* SSEC down 0.2 pct, CSI300 up 0.5 pct, HSI 1.1 pct
* China’s “nifty 50” index highest since Nov. 2015
* Sunac China shares jump after $9.3 bln deal with Dalian
SHANGHAI, July 11 (Reuters) – China stocks were mixed on
Tuesday, with blue-chips firming as investors chased companies
with solid fundamentals while small-caps extended a fall on
expectations more equity issuance would soften valuations.
The CSI300 index rose 0.5 percent, to 3,670.57
points at the end of the morning session, while the Shanghai
Composite Index lost 0.2 percent, to 3,206.96 points.
An index tracking 50 blue-chips in Shanghai, dubbed
China’s “nifty 50” index, rose 0.7 percent to a 20-month high as
investors continued to chase blue-chips with solid fundamentals.
This follows MSCI’s decision to include China’s 222 big-caps in
its key index.
At the smaller end of town, however, the tech-heavy start-up
board index ChiNext lost 0.6 percent following a 1.8
percent slump on Monday, with six small-cap stocks tumbling the
10 percent trading limit.
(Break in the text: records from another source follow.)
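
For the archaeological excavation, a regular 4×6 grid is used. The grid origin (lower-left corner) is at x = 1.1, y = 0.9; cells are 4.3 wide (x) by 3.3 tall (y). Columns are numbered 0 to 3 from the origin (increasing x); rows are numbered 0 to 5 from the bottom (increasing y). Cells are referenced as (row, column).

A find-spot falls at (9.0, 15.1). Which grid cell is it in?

(4, 1)

Column index: ⌊(9.0 − 1.1) / 4.3⌋ = ⌊1.837⌋ = 1
Row offset from origin: ⌊(15.1 − 0.9) / 3.3⌋ = ⌊4.303⌋ = 4 → row 4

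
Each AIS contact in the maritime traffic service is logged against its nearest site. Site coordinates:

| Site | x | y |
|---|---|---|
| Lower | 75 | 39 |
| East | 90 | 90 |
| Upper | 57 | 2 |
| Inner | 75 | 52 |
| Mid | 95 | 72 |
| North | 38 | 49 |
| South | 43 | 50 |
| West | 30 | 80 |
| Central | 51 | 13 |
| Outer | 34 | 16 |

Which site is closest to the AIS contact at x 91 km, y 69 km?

Squared distances to each site:
Lower: 1156.000; East: 442.000; Upper: 5645.000; Inner: 545.000; Mid: 25.000; North: 3209.000; South: 2665.000; West: 3842.000; Central: 4736.000; Outer: 6058.000.
Minimum at Mid.

Mid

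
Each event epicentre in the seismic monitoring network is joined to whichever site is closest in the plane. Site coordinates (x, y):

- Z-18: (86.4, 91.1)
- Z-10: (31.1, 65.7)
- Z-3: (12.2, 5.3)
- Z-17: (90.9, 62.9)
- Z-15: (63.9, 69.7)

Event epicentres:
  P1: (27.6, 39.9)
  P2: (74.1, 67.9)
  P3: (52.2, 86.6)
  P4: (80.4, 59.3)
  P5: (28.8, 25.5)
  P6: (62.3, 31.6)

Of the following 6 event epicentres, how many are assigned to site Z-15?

3

P1 → Z-10
P2 → Z-15
P3 → Z-15
P4 → Z-17
P5 → Z-3
P6 → Z-15
3 of the 6 go to Z-15.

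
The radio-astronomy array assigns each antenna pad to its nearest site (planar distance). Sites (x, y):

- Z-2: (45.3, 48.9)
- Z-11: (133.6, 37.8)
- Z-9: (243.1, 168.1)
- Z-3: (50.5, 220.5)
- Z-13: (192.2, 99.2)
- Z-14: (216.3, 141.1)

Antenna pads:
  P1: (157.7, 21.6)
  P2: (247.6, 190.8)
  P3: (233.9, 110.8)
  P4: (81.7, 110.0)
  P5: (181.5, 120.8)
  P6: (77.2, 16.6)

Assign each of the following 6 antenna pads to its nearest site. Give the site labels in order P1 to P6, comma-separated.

Z-11, Z-9, Z-14, Z-2, Z-13, Z-2

P1 → Z-11 (d²=843.25)
P2 → Z-9 (d²=535.54)
P3 → Z-14 (d²=1227.85)
P4 → Z-2 (d²=5058.17)
P5 → Z-13 (d²=581.05)
P6 → Z-2 (d²=2060.90)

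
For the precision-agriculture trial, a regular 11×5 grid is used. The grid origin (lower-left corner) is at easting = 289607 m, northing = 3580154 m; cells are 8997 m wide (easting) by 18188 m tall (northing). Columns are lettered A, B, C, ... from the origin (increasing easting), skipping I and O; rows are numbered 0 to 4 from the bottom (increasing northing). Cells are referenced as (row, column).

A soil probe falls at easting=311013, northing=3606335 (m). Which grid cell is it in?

(1, C)

Column index: ⌊(311013 − 289607) / 8997⌋ = ⌊2.379⌋ = 2 → column C
Row offset from origin: ⌊(3606335 − 3580154) / 18188⌋ = ⌊1.439⌋ = 1 → row 1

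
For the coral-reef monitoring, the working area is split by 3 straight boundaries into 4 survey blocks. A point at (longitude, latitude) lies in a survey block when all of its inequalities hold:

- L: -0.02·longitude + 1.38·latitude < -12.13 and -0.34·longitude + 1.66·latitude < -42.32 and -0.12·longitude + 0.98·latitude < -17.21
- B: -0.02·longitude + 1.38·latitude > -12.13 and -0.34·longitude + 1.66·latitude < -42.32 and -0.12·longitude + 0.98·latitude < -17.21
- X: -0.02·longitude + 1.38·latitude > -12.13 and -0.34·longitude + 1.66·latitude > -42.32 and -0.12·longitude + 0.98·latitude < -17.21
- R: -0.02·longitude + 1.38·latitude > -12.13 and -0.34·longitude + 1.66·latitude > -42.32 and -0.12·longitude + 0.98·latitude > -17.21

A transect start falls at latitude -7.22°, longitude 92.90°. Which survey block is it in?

B

-0.02·92.90 + 1.38·-7.22 = -11.822, which is > -12.13
-0.34·92.90 + 1.66·-7.22 = -43.571, which is < -42.32
-0.12·92.90 + 0.98·-7.22 = -18.224, which is < -17.21
This sign pattern matches B.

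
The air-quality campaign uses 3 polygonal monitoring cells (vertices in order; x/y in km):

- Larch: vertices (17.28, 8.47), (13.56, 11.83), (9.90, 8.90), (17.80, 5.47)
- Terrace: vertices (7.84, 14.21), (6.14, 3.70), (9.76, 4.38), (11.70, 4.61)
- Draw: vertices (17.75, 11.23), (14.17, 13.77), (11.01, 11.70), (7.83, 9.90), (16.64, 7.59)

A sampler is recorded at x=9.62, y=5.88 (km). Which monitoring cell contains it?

Cast a ray rightward from (9.62, 5.88). For each polygon, the edges (by vertex number in listed order) whose endpoints lie on opposite sides of y = 5.88, where each meets that height, and whether that is right or left of the point:
Larch: 3–4 at x≈16.856 (right), 4–1 at x≈17.729 (right) → 2 crossings.
Terrace: 1–2 at x≈6.493 (left), 4–1 at x≈11.189 (right) → 1 crossing.
Draw: no edge straddles that height → 0 crossings.
Only Terrace has an odd count, so the point is inside Terrace.

Terrace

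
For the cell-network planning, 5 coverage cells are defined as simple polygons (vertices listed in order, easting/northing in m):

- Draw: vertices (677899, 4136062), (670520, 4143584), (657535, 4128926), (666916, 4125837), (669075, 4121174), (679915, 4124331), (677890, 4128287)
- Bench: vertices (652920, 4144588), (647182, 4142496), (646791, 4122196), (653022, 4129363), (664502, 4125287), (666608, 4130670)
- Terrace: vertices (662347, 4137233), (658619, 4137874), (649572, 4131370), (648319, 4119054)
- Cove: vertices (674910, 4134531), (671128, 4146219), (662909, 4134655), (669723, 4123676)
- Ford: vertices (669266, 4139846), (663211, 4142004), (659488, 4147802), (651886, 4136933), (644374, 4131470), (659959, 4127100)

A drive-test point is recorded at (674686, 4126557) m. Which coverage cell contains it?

Cast a ray rightward from (674686, 4126557). For each polygon, the edges (by vertex number in listed order) whose endpoints lie on opposite sides of northing = 4126557, where each meets that height, and whether that is right or left of the point:
Draw: 3–4 at easting≈664729.4 (left), 6–7 at easting≈678775.6 (right) → 1 crossing.
Bench: 2–3 at easting≈646875.0 (left), 3–4 at easting≈650582.5 (left), 4–5 at easting≈660925.1 (left), 5–6 at easting≈664998.9 (left) → 0 crossings.
Terrace: 3–4 at easting≈649082.3 (left), 4–1 at easting≈654108.8 (left) → 0 crossings.
Cove: 3–4 at easting≈667934.9 (left), 4–1 at easting≈671099.7 (left) → 0 crossings.
Ford: no edge straddles that height → 0 crossings.
Only Draw has an odd count, so the point is inside Draw.

Draw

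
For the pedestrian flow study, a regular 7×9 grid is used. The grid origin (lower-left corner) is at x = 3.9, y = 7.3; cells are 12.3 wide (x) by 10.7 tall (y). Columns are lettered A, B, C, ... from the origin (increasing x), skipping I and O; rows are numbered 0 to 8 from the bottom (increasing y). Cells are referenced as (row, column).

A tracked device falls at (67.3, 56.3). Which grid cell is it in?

(4, F)

Column index: ⌊(67.3 − 3.9) / 12.3⌋ = ⌊5.154⌋ = 5 → column F
Row offset from origin: ⌊(56.3 − 7.3) / 10.7⌋ = ⌊4.579⌋ = 4 → row 4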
Small-caps have weakened after the
securities regulator approved more initial public offerings over
China’s central bank resumed open market operations to
inject 40 billion yuan ($5.88 billion) into money market on
Tuesday, after abstaining from open market operations during the
previous 12 sessions.
The tight liquidity conditions will last for a relatively
long time, as the central bank’s current moves to maintain
stability in the market were only meant to prevent financial
risks amid Beijing’s concerted campaign to deleverage, Bohai
securities analyst Song Yiwei wrote in a report.
Financial and consumer stocks led
the advance in the morning, while material firms
took a breather after recent strong gains and a weak dollar.
Investors are likely to be wary of stocks trading at high
levels with a rotation into big-caps extending into other
sectors, including cyclical shares, which could mean rising
risks amid tight liquidity in the market, Song wrote.
Hong Kong stocks extended a rally, aided by strong gains in
financial firms. The Hang Seng index added 1.1 percent,
to 25,786.35 points.
The Hong Kong China Enterprises Index gained 1.4
percent, to 10,362.05.
An index tracking major financial plays rose 1.6
percent in the morning.
Shares of Sunac China Holdings Ltd surged nearly 7
percent on resumption of trade on Tuesday, a day after the
acquisitive developer agreed to buy tourism projects and hotels
from Chinese property giant Dalian Wanda Group for $9.3 billion.